After 3 months of work-shopping and tweaking, a 206-point checklist was developed which we felt best captured the majority of their maintenance spend from a reactive perspective. We initiated site walks, performed PM inspections and began to bundle existing reactive (non-emergency) work orders into these services.
The impact was instantaneous.
We saw an immediate savings in just the bundling of the work orders even after overlaying the cost of the PM visit. Additionally, there was a “common sense agreement” that while 90 days wasn’t long enough to gauge reduced spend on the PM work itself, common sense told us those 206 touch points were catching things that could and would ultimately lead to a future repair need.
After 90 days of testing this program in 45 of their restaurants, we sat down to analyze the results, discussed what worked, what didn’t, and most importantly, what could be improved upon. During these meetings, we had participation both from the restaurant’s Field Team and their corporate stakeholders. This was critical as there were competing goals that we were trying to identify and accomplish.
The biggest benefits from this project happened when we:
Extended the service to two days (mornings only, as it better aligned with the restaurants operating hours
Removed 40 of the items on the checklist that ultimately didn’t seem relevant, but added 24 new ones that were not originally considered critical
Modified the bundling process to better capture non-handyman services (minor plumbing, minor electrical) that could be delivered at a lower hourly rate by redirecting them into this program
Designed a finalized pre-inspection process, customized during each walk at the individual facility, which addressed any site anomalies not captured through the standard checklist
Put in place a priority system to better triage service requests based on long-term strategy around the asset (the restaurant facility in its entirety, as well as the individual assets)
Upon completion of this program review, we were able to put in place a Handyman Program for 252 of their 265 restaurants (we excluded the 13 locations that had expiring leases and were going to be closed or relocated). Over a period of 60 days, we performed initial site walks and rolled out the initial PM service. This included a fair amount of both local supplier coaching and working closely with the local stakeholders (Restaurant GM’s and District Managers) to ensure all parties understood the program goals and what their expectations should be.

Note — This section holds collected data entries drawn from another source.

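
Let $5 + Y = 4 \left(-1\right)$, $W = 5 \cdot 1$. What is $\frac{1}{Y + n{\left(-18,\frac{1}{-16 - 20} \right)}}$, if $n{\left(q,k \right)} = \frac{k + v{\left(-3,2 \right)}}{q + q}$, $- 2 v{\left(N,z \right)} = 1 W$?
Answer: $- \frac{1296}{11573} \approx -0.11198$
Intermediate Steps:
$W = 5$
$v{\left(N,z \right)} = - \frac{5}{2}$ ($v{\left(N,z \right)} = - \frac{1 \cdot 5}{2} = \left(- \frac{1}{2}\right) 5 = - \frac{5}{2}$)
$Y = -9$ ($Y = -5 + 4 \left(-1\right) = -5 - 4 = -9$)
$n{\left(q,k \right)} = \frac{- \frac{5}{2} + k}{2 q}$ ($n{\left(q,k \right)} = \frac{k - \frac{5}{2}}{q + q} = \frac{- \frac{5}{2} + k}{2 q}$)
$\frac{1}{Y + n{\left(-18,\frac{1}{-16 - 20} \right)}} = \frac{1}{-9 + \frac{-5 + \frac{2}{-16 - 20}}{4 \left(-18\right)}} = \frac{1}{-9 + \frac{1}{4} \left(- \frac{1}{18}\right) \left(-5 + \frac{2}{-36}\right)} = \frac{1}{-9 + \frac{1}{4} \left(- \frac{1}{18}\right) \left(-5 + 2 \left(- \frac{1}{36}\right)\right)} = \frac{1}{-9 + \frac{1}{4} \left(- \frac{1}{18}\right) \left(-5 - \frac{1}{18}\right)} = \frac{1}{-9 + \frac{1}{4} \left(- \frac{1}{18}\right) \left(- \frac{91}{18}\right)} = \frac{1}{-9 + \frac{91}{1296}} = \frac{1}{- \frac{11573}{1296}} = - \frac{1296}{11573}$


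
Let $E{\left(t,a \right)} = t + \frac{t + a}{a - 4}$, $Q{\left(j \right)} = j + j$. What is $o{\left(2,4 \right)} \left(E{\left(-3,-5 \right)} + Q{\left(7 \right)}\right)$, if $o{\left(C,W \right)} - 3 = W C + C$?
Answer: $\frac{1391}{9} \approx 154.56$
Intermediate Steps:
$Q{\left(j \right)} = 2 j$
$o{\left(C,W \right)} = 3 + C + C W$ ($o{\left(C,W \right)} = 3 + \left(W C + C\right) = 3 + \left(C W + C\right) = 3 + \left(C + C W\right) = 3 + C + C W$)
$E{\left(t,a \right)} = t + \frac{a + t}{-4 + a}$
$o{\left(2,4 \right)} \left(E{\left(-3,-5 \right)} + Q{\left(7 \right)}\right) = \left(3 + 2 + 2 \cdot 4\right) \left(\frac{-5 - -9 - -15}{-4 - 5} + 2 \cdot 7\right) = \left(3 + 2 + 8\right) \left(\frac{-5 + 9 + 15}{-9} + 14\right) = 13 \left(\left(- \frac{1}{9}\right) 19 + 14\right) = 13 \left(- \frac{19}{9} + 14\right) = 13 \cdot \frac{107}{9} = \frac{1391}{9}$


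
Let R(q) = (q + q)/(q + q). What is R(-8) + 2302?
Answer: 2303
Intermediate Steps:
R(q) = 1 (R(q) = (2*q)/((2*q)) = (2*q)*(1/(2*q)) = 1)
R(-8) + 2302 = 1 + 2302 = 2303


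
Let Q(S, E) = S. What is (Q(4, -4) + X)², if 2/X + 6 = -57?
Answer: 62500/3969 ≈ 15.747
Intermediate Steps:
X = -2/63 (X = 2/(-6 - 57) = 2/(-63) = 2*(-1/63) = -2/63 ≈ -0.031746)
(Q(4, -4) + X)² = (4 - 2/63)² = (250/63)² = 62500/3969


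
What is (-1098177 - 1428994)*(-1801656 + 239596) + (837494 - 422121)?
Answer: 3947593147633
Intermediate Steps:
(-1098177 - 1428994)*(-1801656 + 239596) + (837494 - 422121) = -2527171*(-1562060) + 415373 = 3947592732260 + 415373 = 3947593147633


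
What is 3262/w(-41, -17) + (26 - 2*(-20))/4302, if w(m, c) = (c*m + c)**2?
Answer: 3712627/165770400 ≈ 0.022396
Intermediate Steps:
w(m, c) = (c + c*m)**2
3262/w(-41, -17) + (26 - 2*(-20))/4302 = 3262/(((-17)**2*(1 - 41)**2)) + (26 - 2*(-20))/4302 = 3262/((289*(-40)**2)) + (26 + 40)*(1/4302) = 3262/((289*1600)) + 66*(1/4302) = 3262/462400 + 11/717 = 3262*(1/462400) + 11/717 = 1631/231200 + 11/717 = 3712627/165770400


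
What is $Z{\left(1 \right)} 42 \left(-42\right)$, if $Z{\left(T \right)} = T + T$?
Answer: $-3528$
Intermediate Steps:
$Z{\left(T \right)} = 2 T$
$Z{\left(1 \right)} 42 \left(-42\right) = 2 \cdot 1 \cdot 42 \left(-42\right) = 2 \cdot 42 \left(-42\right) = 84 \left(-42\right) = -3528$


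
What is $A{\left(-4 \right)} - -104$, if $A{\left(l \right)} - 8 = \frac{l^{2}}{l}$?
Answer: $108$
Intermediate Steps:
$A{\left(l \right)} = 8 + l$ ($A{\left(l \right)} = 8 + \frac{l^{2}}{l} = 8 + l$)
$A{\left(-4 \right)} - -104 = \left(8 - 4\right) - -104 = 4 + 104 = 108$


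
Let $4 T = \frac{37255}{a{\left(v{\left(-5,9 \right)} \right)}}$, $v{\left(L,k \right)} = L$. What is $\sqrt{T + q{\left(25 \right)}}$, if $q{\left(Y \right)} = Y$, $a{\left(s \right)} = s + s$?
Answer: $\frac{i \sqrt{14502}}{4} \approx 30.106 i$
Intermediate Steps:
$a{\left(s \right)} = 2 s$
$T = - \frac{7451}{8}$ ($T = \frac{37255 \frac{1}{2 \left(-5\right)}}{4} = \frac{37255 \frac{1}{-10}}{4} = \frac{37255 \left(- \frac{1}{10}\right)}{4} = \frac{1}{4} \left(- \frac{7451}{2}\right) = - \frac{7451}{8} \approx -931.38$)
$\sqrt{T + q{\left(25 \right)}} = \sqrt{- \frac{7451}{8} + 25} = \sqrt{- \frac{7251}{8}} = \frac{i \sqrt{14502}}{4}$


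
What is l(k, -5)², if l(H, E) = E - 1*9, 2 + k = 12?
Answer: 196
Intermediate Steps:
k = 10 (k = -2 + 12 = 10)
l(H, E) = -9 + E (l(H, E) = E - 9 = -9 + E)
l(k, -5)² = (-9 - 5)² = (-14)² = 196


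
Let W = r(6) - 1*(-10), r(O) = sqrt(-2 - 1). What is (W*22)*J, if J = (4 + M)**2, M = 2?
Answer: 7920 + 792*I*sqrt(3) ≈ 7920.0 + 1371.8*I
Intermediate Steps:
J = 36 (J = (4 + 2)**2 = 6**2 = 36)
r(O) = I*sqrt(3) (r(O) = sqrt(-3) = I*sqrt(3))
W = 10 + I*sqrt(3) (W = I*sqrt(3) - 1*(-10) = I*sqrt(3) + 10 = 10 + I*sqrt(3) ≈ 10.0 + 1.732*I)
(W*22)*J = ((10 + I*sqrt(3))*22)*36 = (220 + 22*I*sqrt(3))*36 = 7920 + 792*I*sqrt(3)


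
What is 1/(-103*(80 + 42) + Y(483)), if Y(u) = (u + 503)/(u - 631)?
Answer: -74/930377 ≈ -7.9538e-5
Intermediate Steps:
Y(u) = (503 + u)/(-631 + u)
1/(-103*(80 + 42) + Y(483)) = 1/(-103*(80 + 42) + (503 + 483)/(-631 + 483)) = 1/(-103*122 + 986/(-148)) = 1/(-12566 - 1/148*986) = 1/(-12566 - 493/74) = 1/(-930377/74) = -74/930377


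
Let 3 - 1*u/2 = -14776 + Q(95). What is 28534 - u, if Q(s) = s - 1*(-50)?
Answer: -734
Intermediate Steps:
Q(s) = 50 + s (Q(s) = s + 50 = 50 + s)
u = 29268 (u = 6 - 2*(-14776 + (50 + 95)) = 6 - 2*(-14776 + 145) = 6 - 2*(-14631) = 6 + 29262 = 29268)
28534 - u = 28534 - 1*29268 = 28534 - 29268 = -734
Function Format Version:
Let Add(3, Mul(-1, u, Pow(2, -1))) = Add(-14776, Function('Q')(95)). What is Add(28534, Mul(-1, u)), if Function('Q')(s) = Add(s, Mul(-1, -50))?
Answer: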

In addition, as a value-add to this Handyman Program, we consolidated their reactive service needs for some of the core services that aligned with our greatest strengths. This enabled us to bundle more of their reactive work and allowed us to leverage our relationships with each GM due to the amount of “touches” that were created.
Fast forward 18 months and the successes are easily identifiable:
By utilizing Program Managers in the markets, we were able to leverage our own employees on the ground to work closely with the Restaurant GM’s during the critical site-walk phase to better align all of the program goals.
While we didn’t have specific access to their prior spend, casual data sharing with our client showed a savings of between 18% and 24% in the second six months of the program – as enough data was captured to compare historical spend to current spending.
Continued program improvement with a checklist that is fluid and adaptable as budgetary and site needs continue to evolve.
The client realized that this program was successful due to the immediate savings.
For us, aside from this specific partnership, we have been able to take elements of this program to other customers. This confirmed that the “bones” of the program makes sense for any sized client.
We were excited to have the chance to work on a solution to their maintenance needs and were very lucky to partner with a client who understood the value of a sustainable, preventative maintenance program.